Espera a quedarse completamente solo para echar un curioso vistazo al buzón del Ático dúplex donde se supone que vivieron sus falsos padres. “Familia Castillo” puede leerse.

- ¡Vaya! Qué curioso. Parece que se vendió.

Sabiendo que Carolina no se va a conformar con un apellido, toma el ascensor hasta la última planta. Una vez allí, llama al timbre de la antigua casa de sus supuestos falsos padres.

Después de unos segundos de espera, aparece tras la puerta un fornido y joven mulato de casi dos metros de altura, con mirada de pocos amigos, que le increpa sin saludarle.

-   Todavía es pronto. – Se expresa en un perfecto castellano. – No se recibe a nadie hasta dentro de media hora.

-   Lo siento. – Se disculpa nuestro protagonista, alterado por la robusta e intimidante apariencia del extraño. – Verá… le parecerá raro, pero…

-   Cariño, ¿quién es? – Se puede oír una voz de mujer desde el interior. – Da igual. Que pase. Así acabamos antes.

Una voz femenina que, aunque un tono más grave de lo que Martín recuerda, le es increíblemente familiar.

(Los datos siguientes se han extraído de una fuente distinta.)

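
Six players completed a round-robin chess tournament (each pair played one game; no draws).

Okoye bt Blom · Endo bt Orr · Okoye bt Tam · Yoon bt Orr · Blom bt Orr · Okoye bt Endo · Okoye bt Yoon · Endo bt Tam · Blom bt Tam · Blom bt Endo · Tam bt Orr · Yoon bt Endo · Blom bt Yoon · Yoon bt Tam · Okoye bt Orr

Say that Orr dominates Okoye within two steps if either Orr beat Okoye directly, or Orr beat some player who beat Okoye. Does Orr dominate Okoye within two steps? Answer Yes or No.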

Raudo, sin tardar más de un segundo tras apartarse el mulato, accede al interior del recibidor para averiguar si la dueña de las palabras que acaba de oír es quien cree que es.

Sus pupilas no pueden ensancharse más de lo que ahora las tiene. Reacción comprensible cuando te encuentras delante de un fantasma.

-   Martín, eres tú. – Reconoce ella sonriente. – Has tardado mucho.

-   No puede ser verdad. – Suelta las sílabas al mismo ritmo que su desbocado corazón palpita en su pecho. – ¡María!